A team of researchers from LMU, ETH Zurich, and Roche Pharma Research and Early Development (pRED) Basel has used synthetic intelligence (AI) to expand a cutting-edge approach that predicts the optimal approach to synthesizing drug molecules. “This particularly reduces the number of laboratory experiments needed, thereby extending the power and durability of chemical synthesis,” says David Nippa, leader of the corresponding paper, published in the journal Nature Chemistry. Nippa is a PhD student in Dr. David Konrad’s research organization. at the Faculty of Chemistry and Pharmacy at LMU and Roche.
Active pharmaceutical ingredients usually consist of a design to which functional equipment is attached. These devices allow for an express biological function. To achieve new or improved medical effects, functional equipment is changed and added to new positions in the frame. However, this procedure is especially complicated in chemistry, because the designs, which consist basically of carbon and hydrogen atoms, are themselves unreactive. One way to activate the design is the so-called borilation reaction. In this procedure, a chemical compound containing the detailed boron is attached to a carbon atom in the structure. This boron compound can then be replaced using a variety of medically effective equipment. Borylation has wonderful potential, but it’s tricky in the lab.
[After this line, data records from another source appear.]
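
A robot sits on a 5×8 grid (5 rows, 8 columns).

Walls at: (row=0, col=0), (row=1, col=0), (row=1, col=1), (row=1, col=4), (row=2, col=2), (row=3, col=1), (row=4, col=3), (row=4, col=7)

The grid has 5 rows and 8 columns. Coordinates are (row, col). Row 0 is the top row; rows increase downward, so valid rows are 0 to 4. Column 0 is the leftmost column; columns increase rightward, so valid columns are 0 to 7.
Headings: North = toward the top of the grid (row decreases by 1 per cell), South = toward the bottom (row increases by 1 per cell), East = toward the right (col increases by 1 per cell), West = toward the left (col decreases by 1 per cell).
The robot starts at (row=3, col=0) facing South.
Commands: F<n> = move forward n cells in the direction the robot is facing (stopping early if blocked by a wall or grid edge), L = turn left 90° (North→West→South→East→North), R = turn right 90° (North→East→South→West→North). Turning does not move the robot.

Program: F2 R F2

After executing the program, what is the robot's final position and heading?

Answer: Final position: (row=4, col=0), facing West

Derivation:
Start: (row=3, col=0), facing South
  F2: move forward 1/2 (blocked), now at (row=4, col=0)
  R: turn right, now facing West
  F2: move forward 0/2 (blocked), now at (row=4, col=0)
Final: (row=4, col=0), facing West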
Collaborating with PhD student Kenneth Atz at ETH Zurich, David Nippa developed an AI design trained from knowledge of trusted clinical paints and experiments from an automated laboratory at Roche. It can effectively predict the borylation position of any molecule and provides optimal situations for chemical transformation. “Interestingly, the predictions advanced when the three-dimensional data of the raw tissues, and not just their two-dimensional chemical formulas, were taken into account,” he says. Atz.
The approach has already been used effectively to identify positions in existing active ingredients where more active equipment can be introduced. This is helping researchers more rapidly expand new and more effective variants of active ingredients in known drugs.